Having done some training classes and bonding with your current dog will make that relationship strong enough to handle the chaos that comes from a second dog. The second dog (any shetler dog) will need lots of attention/time/training for the first couple months and the training of the first dog has to take a backseat unless you have nearly endless time. If the first dog has a strong bond with you and a solid basic training level, that isn't any problem but if the first dog is still newish and doesn't have a good training background, you are likely to run into behavior problems and a lot of stress trying to work with two dogs at one time. 

I would suggest you contact several rescue groups that use foster homes. Offer to pay the cost of pull fees, vetting and foster care for the other dog for 2 months. Buy a crate and some food.
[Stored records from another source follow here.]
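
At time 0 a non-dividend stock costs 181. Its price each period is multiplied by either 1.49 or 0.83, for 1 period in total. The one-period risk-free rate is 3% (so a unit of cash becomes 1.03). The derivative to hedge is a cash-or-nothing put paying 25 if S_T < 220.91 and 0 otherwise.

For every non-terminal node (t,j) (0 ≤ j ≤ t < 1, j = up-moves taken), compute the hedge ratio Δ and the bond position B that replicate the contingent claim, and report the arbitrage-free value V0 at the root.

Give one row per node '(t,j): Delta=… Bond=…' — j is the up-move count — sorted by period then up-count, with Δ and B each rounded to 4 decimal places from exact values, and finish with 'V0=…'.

(0,0): Delta=-0.2093 Bond=54.7955
V0=16.9167

The replicating-portfolio and risk-neutral prices coincide; use p* = (1.03−0.83)/(1.49−0.83) = 0.3030 for the latter.
Terminal values V(1,·): V(1,0)=25.0000, V(1,1)=0.0000
  t=0,j=0: stock 181.0000 → up 269.6900 (V=0.0000), down 150.2300 (V=25.0000). Price 16.9167; hedge Δ=-0.2093, bond B=54.7955.
Check: Δ(0,0)·S0 + B(0,0) = 16.9167 = V0.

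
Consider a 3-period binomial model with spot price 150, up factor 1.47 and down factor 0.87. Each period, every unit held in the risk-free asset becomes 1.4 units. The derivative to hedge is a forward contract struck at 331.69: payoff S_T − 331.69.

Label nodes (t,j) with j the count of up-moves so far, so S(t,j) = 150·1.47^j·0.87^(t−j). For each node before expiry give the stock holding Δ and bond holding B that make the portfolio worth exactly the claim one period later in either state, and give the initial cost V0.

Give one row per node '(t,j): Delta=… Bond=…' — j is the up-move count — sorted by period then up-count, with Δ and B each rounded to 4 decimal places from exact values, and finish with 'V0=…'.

Risk-neutral probability p* = (R−d)/(u−d) = (1.4−0.87)/(1.47−0.87) = 0.8833.
Payoff layer (t=3): V(3,0)=-232.9146, V(3,1)=-164.7935, V(3,2)=-49.6925, V(3,3)=144.7885
Node (2,0) S=113.5350: V=(p*·-164.7935+(1−p*)·-232.9146)/1.4=-123.3864; Δ=(-164.7935−-232.9146)/(166.8964−98.7754)=1.0000; B=V−Δ·S=-236.9214
Node (2,1) S=191.8350: V=(p*·-49.6925+(1−p*)·-164.7935)/1.4=-45.0864; Δ=(-49.6925−-164.7935)/(281.9975−166.8965)=1.0000; B=V−Δ·S=-236.9214
Node (2,2) S=324.1350: V=(p*·144.7885+(1−p*)·-49.6925)/1.4=87.2136; Δ=(144.7885−-49.6925)/(476.4784−281.9975)=1.0000; B=V−Δ·S=-236.9214
Node (1,0) S=130.5000: V=(p*·-45.0864+(1−p*)·-123.3864)/1.4=-38.7296; Δ=(-45.0864−-123.3864)/(191.8350−113.5350)=1.0000; B=V−Δ·S=-169.2296
Node (1,1) S=220.5000: V=(p*·87.2136+(1−p*)·-45.0864)/1.4=51.2704; Δ=(87.2136−-45.0864)/(324.1350−191.8350)=1.0000; B=V−Δ·S=-169.2296
Node (0,0) S=150.0000: V=(p*·51.2704+(1−p*)·-38.7296)/1.4=29.1217; Δ=(51.2704−-38.7296)/(220.5000−130.5000)=1.0000; B=V−Δ·S=-120.8783
Each (Δ,B) replicates both successor values, so the strategy is self-financing and V0 is arbitrage-free.

(0,0): Delta=1.0000 Bond=-120.8783
(1,0): Delta=1.0000 Bond=-169.2296
(1,1): Delta=1.0000 Bond=-169.2296
(2,0): Delta=1.0000 Bond=-236.9214
(2,1): Delta=1.0000 Bond=-236.9214
(2,2): Delta=1.0000 Bond=-236.9214
V0=29.1217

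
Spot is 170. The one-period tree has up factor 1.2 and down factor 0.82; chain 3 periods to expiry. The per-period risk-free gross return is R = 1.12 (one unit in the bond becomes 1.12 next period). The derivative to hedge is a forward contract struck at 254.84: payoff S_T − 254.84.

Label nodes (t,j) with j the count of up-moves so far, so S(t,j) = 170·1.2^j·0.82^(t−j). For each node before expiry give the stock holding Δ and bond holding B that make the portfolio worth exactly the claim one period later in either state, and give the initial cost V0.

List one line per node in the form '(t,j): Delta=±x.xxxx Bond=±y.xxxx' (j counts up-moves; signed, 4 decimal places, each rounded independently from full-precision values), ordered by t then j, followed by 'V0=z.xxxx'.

No-arbitrage ⇒ martingale measure with p* = (R−d)/(u−d) = 0.7895.
At expiry t=3: V(3,0)=-161.1074, V(3,1)=-117.6704, V(3,2)=-54.1040, V(3,3)=38.9200
(2,0): S=114.3080. Δ = (V_up−V_dn)/(S_up−S_dn) = (-117.6704−-161.1074)/(137.1696−93.7326) = 1.0000. V = [p*·-117.6704 + (1−p*)·-161.1074]/1.12 = -113.2277. B = V − Δ·S = -227.5357.
(2,1): S=167.2800. Δ = (V_up−V_dn)/(S_up−S_dn) = (-54.1040−-117.6704)/(200.7360−137.1696) = 1.0000. V = [p*·-54.1040 + (1−p*)·-117.6704]/1.12 = -60.2557. B = V − Δ·S = -227.5357.
(2,2): S=244.8000. Δ = (V_up−V_dn)/(S_up−S_dn) = (38.9200−-54.1040)/(293.7600−200.7360) = 1.0000. V = [p*·38.9200 + (1−p*)·-54.1040]/1.12 = 17.2643. B = V − Δ·S = -227.5357.
(1,0): S=139.4000. Δ = (V_up−V_dn)/(S_up−S_dn) = (-60.2557−-113.2277)/(167.2800−114.3080) = 1.0000. V = [p*·-60.2557 + (1−p*)·-113.2277]/1.12 = -63.7569. B = V − Δ·S = -203.1569.
(1,1): S=204.0000. Δ = (V_up−V_dn)/(S_up−S_dn) = (17.2643−-60.2557)/(244.8000−167.2800) = 1.0000. V = [p*·17.2643 + (1−p*)·-60.2557]/1.12 = 0.8431. B = V − Δ·S = -203.1569.
(0,0): S=170.0000. Δ = (V_up−V_dn)/(S_up−S_dn) = (0.8431−-63.7569)/(204.0000−139.4000) = 1.0000. V = [p*·0.8431 + (1−p*)·-63.7569]/1.12 = -11.3901. B = V − Δ·S = -181.3901.
Check: Δ(0,0)·S0 + B(0,0) = -11.3901 = V0.

(0,0): Delta=1.0000 Bond=-181.3901
(1,0): Delta=1.0000 Bond=-203.1569
(1,1): Delta=1.0000 Bond=-203.1569
(2,0): Delta=1.0000 Bond=-227.5357
(2,1): Delta=1.0000 Bond=-227.5357
(2,2): Delta=1.0000 Bond=-227.5357
V0=-11.3901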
All this will likely cost ~$300. If a rescue has a foster home available, you'd be helping them save her regardless of who adopts her later and you can express your interest in adopting her after those two months if all goes well. Maybe make an agreement that if you are the one that adopts her in 2 months that they waive the adoption fee for you (having paid the upfront costs). If you chose not to adopt her, she will at least have a significantly better chance of getting adopted having had that good start. Most rescues are very tight on both cash AND foster homes, but if you take care of 1/2 that equation, it makes it easier to find a foster (generally)

Edit to add:
No matter how well trained and calm your current dog is, you do need to expect a second dog to affect the first's training and behavior. The better he is to start with, the less the affect but it will be there. His routine will change, his amount of attention from you will change, he'll have a new playmate to pester or be pestered by, etc. My dog Chester is very solid in his temperament and not much really phases him, but he still had an adjustment period with the current foster dog and a little sliding of his training: he was more boisterous in asking for attention, began to jump on people more again after getting much better about that, getting a little more vocal because the new dog was more vocal (he's still a very quiet dog) and such. Nothing major and nothing horribly negative, just things that add some need for reinforcement training that can be hard to find time for while dealing with the second (very needy of training etc) dog. 

Either way, I highly suggest a basic obedience class with your dog now and then one with any dog you get later.


----------



## luvmyfurballs (Mar 5, 2012)

I probably am not the person to answer this question, because I don't go to shelters because I know I will come home with another one. If you had a young puppy that wasn't potty trained, still teething, etc I would say to get past that first, but since you have a dog that doesn't need much work, besides the training you put into it, I say go for it. I would also be more likely to take the dog out of the not so good shelter just because its not so good...Good Luck!!


----------